Berikut adalah penjelasan dari keempat
kelas respon:
- Voice (active/constructive): mengekspresikan ketidakpuasan dengan tujuan untuk memperbaiki kondisi (pada model Bryson, mempertahankan hubungan dan mempertahankan self-esteem).
- Exit (active/destructive): mengakhiri atau mengancam akan mengakhiri hubungan (pada model Bryson, mempertahankan self- esteem namun tidak mempertahankan hubungan).
- Loyalty (passive/constructive): menunggu dan berharap bahwa kondisi akan kembali baik dengan sendirinya (pada model Bryson, lebih memprioritaskan mempertahankan hubungan daripada mempertahankan self-esteem).
- Neglect (passive/destructive): mengabaikan dan tidak akan berusaha untuk memperbaiki hubungan lagi (pada model Bryson, sama-sama tidak berorientasi untuk mepertahankan hubungan atau self-esteem)
Tahap
keempat (the coping response) yang dikemukakan oleh Bryson dan Rusbult di atas
merupakan perilaku yang ditunjukkan oleh seseorang ketika mengalami
kecemburuan.
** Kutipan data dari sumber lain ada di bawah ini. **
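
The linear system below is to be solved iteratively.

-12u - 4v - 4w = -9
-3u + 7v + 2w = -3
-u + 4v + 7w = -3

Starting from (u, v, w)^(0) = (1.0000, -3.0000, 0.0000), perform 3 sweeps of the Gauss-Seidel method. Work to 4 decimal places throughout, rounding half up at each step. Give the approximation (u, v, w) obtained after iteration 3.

(0.8562, 0.0300, -0.3234)

Iteration 1:
  u = (-9 - (-4)·-3.0000 - (-4)·0.0000) / (-12) = 1.7500
  v = (-3 - (-3)·1.7500 - (2)·0.0000) / (7) = 0.3214
  w = (-3 - (-1)·1.7500 - (4)·0.3214) / (7) = -0.3622
Iteration 2:
  u = (-9 - (-4)·0.3214 - (-4)·-0.3622) / (-12) = 0.7636
  v = (-3 - (-3)·0.7636 - (2)·-0.3622) / (7) = 0.0022
  w = (-3 - (-1)·0.7636 - (4)·0.0022) / (7) = -0.3207
Iteration 3:
  u = (-9 - (-4)·0.0022 - (-4)·-0.3207) / (-12) = 0.8562
  v = (-3 - (-3)·0.8562 - (2)·-0.3207) / (7) = 0.0300
  w = (-3 - (-1)·0.8562 - (4)·0.0300) / (7) = -0.3234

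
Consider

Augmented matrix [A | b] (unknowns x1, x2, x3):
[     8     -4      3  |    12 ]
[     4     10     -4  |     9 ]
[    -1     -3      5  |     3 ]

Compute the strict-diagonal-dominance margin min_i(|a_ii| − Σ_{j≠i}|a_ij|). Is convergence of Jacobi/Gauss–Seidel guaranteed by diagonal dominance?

row 1: |8| − (4+3) = 1
row 2: |10| − (4+4) = 2
row 3: |5| − (1+3) = 1
minimum over rows = 1 → strictly diagonally dominant (convergence guaranteed)

1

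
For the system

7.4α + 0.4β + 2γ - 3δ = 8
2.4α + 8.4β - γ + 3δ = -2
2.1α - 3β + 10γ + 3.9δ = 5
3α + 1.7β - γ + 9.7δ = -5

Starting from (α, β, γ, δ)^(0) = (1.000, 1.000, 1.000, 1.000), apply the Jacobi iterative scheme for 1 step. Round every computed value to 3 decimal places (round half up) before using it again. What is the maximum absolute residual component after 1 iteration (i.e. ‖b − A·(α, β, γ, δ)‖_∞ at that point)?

Iteration 1:
  α = (8 - (0.4)·1.000 - (2)·1.000 - (-3)·1.000) / (7.4) = 1.162
  β = (-2 - (2.4)·1.000 - (-1)·1.000 - (3)·1.000) / (8.4) = -0.762
  γ = (5 - (2.1)·1.000 - (-3)·1.000 - (3.9)·1.000) / (10) = 0.200
  δ = (-5 - (3)·1.000 - (1.7)·1.000 - (-1)·1.000) / (9.7) = -0.897
Residual b − A·x = (-3.385, 4.503, 1.772, 1.710); ∞-norm = 4.503

4.503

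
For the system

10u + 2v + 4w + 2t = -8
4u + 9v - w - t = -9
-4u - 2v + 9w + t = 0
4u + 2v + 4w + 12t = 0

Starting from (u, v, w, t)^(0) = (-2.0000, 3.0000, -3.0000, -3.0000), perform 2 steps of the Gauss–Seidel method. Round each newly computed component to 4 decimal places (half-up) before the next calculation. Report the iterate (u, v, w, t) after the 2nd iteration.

Iteration 1:
  u = (-8 - (2)·3.0000 - (4)·-3.0000 - (2)·-3.0000) / (10) = 0.4000
  v = (-9 - (4)·0.4000 - (-1)·-3.0000 - (-1)·-3.0000) / (9) = -1.8444
  w = (0 - (-4)·0.4000 - (-2)·-1.8444 - (1)·-3.0000) / (9) = 0.1012
  t = (0 - (4)·0.4000 - (2)·-1.8444 - (4)·0.1012) / (12) = 0.1403
Iteration 2:
  u = (-8 - (2)·-1.8444 - (4)·0.1012 - (2)·0.1403) / (10) = -0.4997
  v = (-9 - (4)·-0.4997 - (-1)·0.1012 - (-1)·0.1403) / (9) = -0.7511
  w = (0 - (-4)·-0.4997 - (-2)·-0.7511 - (1)·0.1403) / (9) = -0.4046
  t = (0 - (4)·-0.4997 - (2)·-0.7511 - (4)·-0.4046) / (12) = 0.4266

(-0.4997, -0.7511, -0.4046, 0.4266)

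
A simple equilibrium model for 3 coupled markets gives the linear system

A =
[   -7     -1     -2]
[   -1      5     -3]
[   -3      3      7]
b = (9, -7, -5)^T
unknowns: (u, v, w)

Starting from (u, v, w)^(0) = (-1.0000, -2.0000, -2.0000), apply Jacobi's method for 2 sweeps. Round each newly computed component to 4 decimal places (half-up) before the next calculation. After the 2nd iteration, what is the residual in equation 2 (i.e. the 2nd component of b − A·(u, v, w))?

Iteration 1:
  u = (9 - (-1)·-2.0000 - (-2)·-2.0000) / (-7) = -0.4286
  v = (-7 - (-1)·-1.0000 - (-3)·-2.0000) / (5) = -2.8000
  w = (-5 - (-3)·-1.0000 - (3)·-2.0000) / (7) = -0.2857
Iteration 2:
  u = (9 - (-1)·-2.8000 - (-2)·-0.2857) / (-7) = -0.8041
  v = (-7 - (-1)·-0.4286 - (-3)·-0.2857) / (5) = -1.6571
  w = (-5 - (-3)·-0.4286 - (3)·-2.8000) / (7) = 0.3020
Residual b − A·x = (2.3182, 1.3874, -4.5550)

1.3874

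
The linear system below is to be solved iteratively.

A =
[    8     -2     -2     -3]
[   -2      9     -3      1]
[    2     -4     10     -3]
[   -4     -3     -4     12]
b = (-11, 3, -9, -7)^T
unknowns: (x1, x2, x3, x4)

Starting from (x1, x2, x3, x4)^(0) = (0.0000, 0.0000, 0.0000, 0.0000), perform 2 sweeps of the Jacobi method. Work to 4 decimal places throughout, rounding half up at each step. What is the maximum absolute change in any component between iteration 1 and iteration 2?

0.6750

Iteration 1:
  x1 = (-11 - (-2)·0.0000 - (-2)·0.0000 - (-3)·0.0000) / (8) = -1.3750
  x2 = (3 - (-2)·0.0000 - (-3)·0.0000 - (1)·0.0000) / (9) = 0.3333
  x3 = (-9 - (2)·0.0000 - (-4)·0.0000 - (-3)·0.0000) / (10) = -0.9000
  x4 = (-7 - (-4)·0.0000 - (-3)·0.0000 - (-4)·0.0000) / (12) = -0.5833
Iteration 2:
  x1 = (-11 - (-2)·0.3333 - (-2)·-0.9000 - (-3)·-0.5833) / (8) = -1.7354
  x2 = (3 - (-2)·-1.3750 - (-3)·-0.9000 - (1)·-0.5833) / (9) = -0.2074
  x3 = (-9 - (2)·-1.3750 - (-4)·0.3333 - (-3)·-0.5833) / (10) = -0.6667
  x4 = (-7 - (-4)·-1.3750 - (-3)·0.3333 - (-4)·-0.9000) / (12) = -1.2583
Change: (-0.3604, -0.5407, 0.2333, -0.6750) → max |·| = 0.6750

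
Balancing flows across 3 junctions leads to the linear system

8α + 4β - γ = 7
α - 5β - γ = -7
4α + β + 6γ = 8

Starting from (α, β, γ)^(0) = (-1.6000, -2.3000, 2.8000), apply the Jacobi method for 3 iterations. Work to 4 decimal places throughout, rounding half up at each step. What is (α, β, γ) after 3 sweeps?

Iteration 1:
  α = (7 - (4)·-2.3000 - (-1)·2.8000) / (8) = 2.3750
  β = (-7 - (1)·-1.6000 - (-1)·2.8000) / (-5) = 0.5200
  γ = (8 - (4)·-1.6000 - (1)·-2.3000) / (6) = 2.7833
Iteration 2:
  α = (7 - (4)·0.5200 - (-1)·2.7833) / (8) = 0.9629
  β = (-7 - (1)·2.3750 - (-1)·2.7833) / (-5) = 1.3183
  γ = (8 - (4)·2.3750 - (1)·0.5200) / (6) = -0.3367
Iteration 3:
  α = (7 - (4)·1.3183 - (-1)·-0.3367) / (8) = 0.1738
  β = (-7 - (1)·0.9629 - (-1)·-0.3367) / (-5) = 1.6599
  γ = (8 - (4)·0.9629 - (1)·1.3183) / (6) = 0.4717

(0.1738, 1.6599, 0.4717)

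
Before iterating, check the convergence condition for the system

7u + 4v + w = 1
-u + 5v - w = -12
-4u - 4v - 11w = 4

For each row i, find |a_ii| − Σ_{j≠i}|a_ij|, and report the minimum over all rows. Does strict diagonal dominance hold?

2

row 1: |7| − (4+1) = 2
row 2: |5| − (1+1) = 3
row 3: |-11| − (4+4) = 3
minimum over rows = 2 → strictly diagonally dominant (convergence guaranteed)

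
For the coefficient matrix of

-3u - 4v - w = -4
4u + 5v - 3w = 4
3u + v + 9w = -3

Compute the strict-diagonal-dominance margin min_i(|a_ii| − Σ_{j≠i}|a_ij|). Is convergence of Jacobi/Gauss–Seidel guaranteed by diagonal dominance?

-2

row 1: |-3| − (4+1) = -2
row 2: |5| − (4+3) = -2
row 3: |9| − (3+1) = 5
minimum over rows = -2 → not strictly diagonally dominant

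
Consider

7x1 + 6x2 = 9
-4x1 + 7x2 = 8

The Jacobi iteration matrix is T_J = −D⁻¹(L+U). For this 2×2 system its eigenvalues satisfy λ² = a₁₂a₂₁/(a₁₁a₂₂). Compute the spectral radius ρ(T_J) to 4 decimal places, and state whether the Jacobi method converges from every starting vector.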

White (dalam Brehm,1992) menambahkan bahwa komponen perilaku juga
merupakan salah satu komponen yang membentuk kecemburuan dalam diri seseorang.
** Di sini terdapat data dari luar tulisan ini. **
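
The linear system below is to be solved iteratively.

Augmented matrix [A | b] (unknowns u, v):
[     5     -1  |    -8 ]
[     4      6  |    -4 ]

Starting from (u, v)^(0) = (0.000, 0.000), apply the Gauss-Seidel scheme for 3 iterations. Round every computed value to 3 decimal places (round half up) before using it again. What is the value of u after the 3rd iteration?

-1.531

Iteration 1:
  u = (-8 - (-1)·0.000) / (5) = -1.600
  v = (-4 - (4)·-1.600) / (6) = 0.400
Iteration 2:
  u = (-8 - (-1)·0.400) / (5) = -1.520
  v = (-4 - (4)·-1.520) / (6) = 0.347
Iteration 3:
  u = (-8 - (-1)·0.347) / (5) = -1.531
  v = (-4 - (4)·-1.531) / (6) = 0.354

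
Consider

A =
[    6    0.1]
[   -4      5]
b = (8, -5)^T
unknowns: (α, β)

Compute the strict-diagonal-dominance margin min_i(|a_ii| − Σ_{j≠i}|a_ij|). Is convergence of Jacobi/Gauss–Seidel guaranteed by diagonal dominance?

row 1: |6| − (0.1) = 5.9
row 2: |5| − (4) = 1
minimum over rows = 1 → strictly diagonally dominant (convergence guaranteed)

1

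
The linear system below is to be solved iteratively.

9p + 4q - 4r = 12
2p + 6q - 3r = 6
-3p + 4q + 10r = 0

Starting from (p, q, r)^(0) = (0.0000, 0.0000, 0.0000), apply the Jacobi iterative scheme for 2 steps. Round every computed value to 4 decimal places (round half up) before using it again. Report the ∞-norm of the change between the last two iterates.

0.4444

Iteration 1:
  p = (12 - (4)·0.0000 - (-4)·0.0000) / (9) = 1.3333
  q = (6 - (2)·0.0000 - (-3)·0.0000) / (6) = 1.0000
  r = (0 - (-3)·0.0000 - (4)·0.0000) / (10) = 0.0000
Iteration 2:
  p = (12 - (4)·1.0000 - (-4)·0.0000) / (9) = 0.8889
  q = (6 - (2)·1.3333 - (-3)·0.0000) / (6) = 0.5556
  r = (0 - (-3)·1.3333 - (4)·1.0000) / (10) = 0.0000
Change: (-0.4444, -0.4444, 0.0000) → max |·| = 0.4444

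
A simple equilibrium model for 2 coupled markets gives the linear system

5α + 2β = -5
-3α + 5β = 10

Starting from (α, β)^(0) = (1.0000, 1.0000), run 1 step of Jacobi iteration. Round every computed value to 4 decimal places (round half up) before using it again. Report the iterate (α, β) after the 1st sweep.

(-1.4000, 2.6000)

Iteration 1:
  α = (-5 - (2)·1.0000) / (5) = -1.4000
  β = (10 - (-3)·1.0000) / (5) = 2.6000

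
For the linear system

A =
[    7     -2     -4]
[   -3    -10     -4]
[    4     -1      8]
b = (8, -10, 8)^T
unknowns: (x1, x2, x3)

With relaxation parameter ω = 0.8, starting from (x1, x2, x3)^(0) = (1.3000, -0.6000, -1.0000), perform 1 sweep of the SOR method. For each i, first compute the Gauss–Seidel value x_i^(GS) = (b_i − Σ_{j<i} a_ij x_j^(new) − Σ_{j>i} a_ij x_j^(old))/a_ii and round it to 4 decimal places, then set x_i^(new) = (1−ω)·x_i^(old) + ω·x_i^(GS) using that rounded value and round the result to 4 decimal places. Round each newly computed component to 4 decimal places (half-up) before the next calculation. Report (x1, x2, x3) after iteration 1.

(0.5800, 0.8608, 0.4541)

Iteration 1:
  x1: GS value = (8 - (-2)·-0.6000 - (-4)·-1.0000) / (7) = 0.4000;  x1 ← (1−ω)·1.3000 + ω·0.4000 = 0.5800
  x2: GS value = (-10 - (-3)·0.5800 - (-4)·-1.0000) / (-10) = 1.2260;  x2 ← (1−ω)·-0.6000 + ω·1.2260 = 0.8608
  x3: GS value = (8 - (4)·0.5800 - (-1)·0.8608) / (8) = 0.8176;  x3 ← (1−ω)·-1.0000 + ω·0.8176 = 0.4541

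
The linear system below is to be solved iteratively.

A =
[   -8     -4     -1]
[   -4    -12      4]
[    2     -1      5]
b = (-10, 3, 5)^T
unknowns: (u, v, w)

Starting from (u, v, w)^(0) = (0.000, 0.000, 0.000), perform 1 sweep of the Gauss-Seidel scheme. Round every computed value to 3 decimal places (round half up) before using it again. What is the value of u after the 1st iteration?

1.250

Iteration 1:
  u = (-10 - (-4)·0.000 - (-1)·0.000) / (-8) = 1.250
  v = (3 - (-4)·1.250 - (4)·0.000) / (-12) = -0.667
  w = (5 - (2)·1.250 - (-1)·-0.667) / (5) = 0.367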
Komponen perilaku merupakan bagian dari komponen eksternal kecemburuan, yang
lebih mudah untuk dilihat dan diekspresikan dalam beberapa bentuk perilaku.
White ( dalam Priefer, 2007) menambahkan
bahwa komponen ini mencakup dua bentuk perilaku
yaitu detective dan protective.
Tindakan detective mencakup bertanya, dan mencari tahu dengan siapa pasangannya
lebih dekat. Sedangkan tindakan protective mencakup segala macam bentuk
tindakan yang dilakukan untuk memastikan agar keintiman antara pasangan dan
saingannya tidak terjadi. Adapun bentuk dari perilaku ini seperti menghina atau
menjelek-jelekkan saingannya, atau ikut bergabung ketika pasangan dan
saingannya terlibat dalam percakapan. Pines (1998) menambahkan
tindakan-tindakan seperti : berbicara secara terbuka mengenai masalah yang
dihadapi, berteriak, menangis, mengabaikan masalah, menggunakan candaan/humor,
membalas dendam, meninggalkan pasangan atau menujukkan kekerasan juga merupakan
bentuk dari komponen perilaku
Tahap kelima (the outcome)
Tahap
kelima adalah hasil dari perilaku coping. Perilaku coping yang konstruktif
terhadap kecemburuan akan segera mengurangi rasa sakit yang ditimbulkan oleh
rasa cemburu dan berguna juga untuk efek jangka panjang seperti kesejahteraan
orang-orang yang terlibat dan kualitas hubungan tersebut. Hasil dari perilaku
coping yang ditunjukka individu dapat dilihat melalui tiga hal. Pertama, apa
dampak dari coping yang dilakukan terhadap hal yang dianggap ancaman? Apakah
individu tersebut mampu untuk mengurangi ancaman? Kedua, apa dampak coping yang
dilakukan terhadap individu-individu yang terlibat dalam hubungan tersebut :
diri nya sendiri, pasangan, dan individu lainya? Ketiga, bagaiman perilaku
coping yang ditunjukkan berdampak terhadap hubungan yang dijalin. Apakah
keadaan hubungan sama dengan sebelumnya, berubah atau berakhir?